While it may not be the best example of tightly drafted legislation; while it undoubtedly suffers from problems of perception/deception, the MMA is a valid state law. The appellate courts will have no choice but to invalidate ordinances that limit the scope of the Act, or criminalize it’s legitimate purposes.
This past fall, the recent election was a set-back for progressive marijuana laws. California’s Proposition 19 lost by a vote of 56% to 44%. If successful, the proposed law would have been the first in the country to legalize the recreational use of marijuana.
In Arizona, the medical marijuana proposition lost.
In California, the pot initiative lost because too few voters under age 26 turned out and moderate voters rejected the initiative. Recent violence with Mexican drug gangs in both California and Arizona did not help either initiative.
Mixed messages float around the issue here in Michigan. Recently, a huge pot-expo scheduled for the Pontiac Silverdome, billed as the largest pot-party in the world, was canceled at the last minute.
All this raises the questions: do we really need to legalize pot? Is ours a pot-smoking nation? Does marijuana have genuine palliative properties?
One of the major problems of perception with medical marijuana laws is that folks are simply going through the administrative steps to get “medically” certified to use pot, but are smoking on a recreational basis.
No good comes of a law that sets requirements that are perceived as a farce.
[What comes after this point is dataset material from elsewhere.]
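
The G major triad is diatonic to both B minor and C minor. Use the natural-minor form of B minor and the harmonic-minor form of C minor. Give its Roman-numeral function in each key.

VI in B minor; V in C minor

The scale of B minor (natural minor) is B C# D E F# G A; G is degree 6, and the triad built there (G-B-D) is major, so it is VI.
The scale of C minor (harmonic minor) is C D Eb F G Ab B; G is degree 5, and the triad built there (G-B-D) is major, so it is V.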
It would perhaps be better to legalize marijuana outright, then regulate its production, sale, and distribution.
California was really looking forward to billions in pot-derived state revenue. Here in Michigan, there is confusion about who can legally grow pot and how it should be grown and distributed to “patients”. In Arizona, the question is too close to call 3-days after the mid-term elections.
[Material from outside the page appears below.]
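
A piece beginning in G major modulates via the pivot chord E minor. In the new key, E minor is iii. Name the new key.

The numeral iii denotes a minor triad on scale degree 3. With E on degree 3, the tonic of the new key is C.
Degree 3 carries a minor triad in major keys, so the destination is C major.
Check: the diatonic triads of C major are C (I), Dm (ii), Em (iii), F (IV), G (V), Am (vi), Bdim (vii°) — E minor is indeed iii.

C major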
So then, what are they smoking? That’s what Detroit-based Cannabis Counsel lawyer Matthew Abel is asking of the Michigan Senate Judiciary Committee, who met earlier this year, in January, in order to discuss a package of bills which would amend the public health code so that medical marijuana must be dispensed by pharmacists, and to classify medical marijuana as a schedule 2 controlled substance.
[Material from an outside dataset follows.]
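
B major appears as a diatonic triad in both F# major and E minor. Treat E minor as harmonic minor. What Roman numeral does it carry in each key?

The scale of F# major is F# G# A# B C# D# E#; B is degree 4, and the triad built there (B-D#-F#) is major, so it is IV.
The scale of E minor (harmonic minor) is E F# G A B C D#; B is degree 5, and the triad built there (B-D#-F#) is major, so it is V.

IV in F# major; V in E minor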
“It seems that if the legislature ever passed these bills, they would be in conflict with the medical marijuana statute,” Abel said. “So they’d need a 3/4 vote to supersede the law, and you know that they can’t even get 3/4 of the legislature to agree on lunch, let alone this.”
Southfield-based lawyer Michael Komorn, who also serves as the treasurer for the Michigan Medical Marijuana Association, said the bills are similar to bills introduced last year; last year, the bills which also would have allowed for 10 marijuana growing facilities to be affiliated with a pharmacy, got no traction.